Rubio’s speech wasn’t just an attempt to position himself as the future, something he would obviously do as a presidential candidate in his early 40’s running against, ultimately one presumes, a tired-looking woman in her late 60’s.
Instead, he touched on a far larger point – namely, that Republicans need to position themselves as the party of the Information Age, sweeping aside as much of our outdated and obsolete governmental structure as possible and allow for a redesign of American governance to meet the new age. That means an end to public employee pensions which are unsustainable, it means school choice, it means fewer restrictions like minimum wage and Obamacare on the freedom to contract, it means an end to union dominance and it means far more entrepreneurs and much less corporate hegemony in the economy.
Uber and Sidecar, for example, instead of unionized taxi companies, if the market wants that. Group health insurance through voluntary and benevolent organizations instead of through employment, if the market wants that.
The GOP needs to present solutions to 21st century problems, not pretending like it’s 1933 all over again.
Which brings us to Ed Schultz. The clownish MSNBC host took to his webcam to respond to Rubio, and gave us a perfect example of the Democrat formulation of what 21st century policy ought to look like…
Give me a minute: Rubio takes shots at Hillary Clinton.
Posted by The Ed Schultz Show on Monday, April 13, 2015
So Schultz’ answer to Rubio and the 21st century is that a government-mandated minimum wage increase is “the future.” That continued pensions for public employees is “the future.” That expanding Social Security benefits, and therefore borrowing more money from China to finance them, is “the future.” That bolstering the current higher education system we all know is overpriced and growingly obsolete by forgiving student debt and throwing more tax dollars at it is “the future.” That government-dictated and mandated medicine is “the future.”
None of those things are the future.
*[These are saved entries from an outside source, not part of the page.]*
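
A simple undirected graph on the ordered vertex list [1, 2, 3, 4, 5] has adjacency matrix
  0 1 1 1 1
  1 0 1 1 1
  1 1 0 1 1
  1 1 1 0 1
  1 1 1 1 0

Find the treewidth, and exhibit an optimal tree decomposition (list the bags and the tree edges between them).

Treewidth 4.
One such decomposition:
Bags: B1 = {1, 2, 3, 4, 5}
Tree: (single bag)

A single bag containing all 5 vertices is trivially a valid decomposition of width 4. For the lower bound, the 5 vertices {1, 2, 3, 4, 5} are pairwise adjacent, and any tree decomposition puts a clique entirely inside one bag — forcing width ≥ 4. The upper and lower bounds meet at 4, so that is the treewidth.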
We know this, because it’s obvious they’re unsustainable in the present. You don’t have to be a Republican to see that.
This contrast is becoming one of the central differences between what Republicans ought to be and what Democrats insist on being. In a bit of irony, Democrats might actually be the new conservatives in a sense; they’re desperate to preserve the governmental institutions they created and the interest-group politics that flow from them despite the fact poll after poll shows the American people are no longer satisfied with the performance of those institutions.
Rubio – and some of the other younger Republicans either in or soon to be in the 2016 race – must recast the GOP as the party willing to rethink and reform those institutions, or in some cases replace or even remove some of them in order to bring the public sector into the Information Age. Yesterday’s speech was a good start down that road for the Florida senator, particularly if aged blowhards like Schultz provide the primary criticism of his message.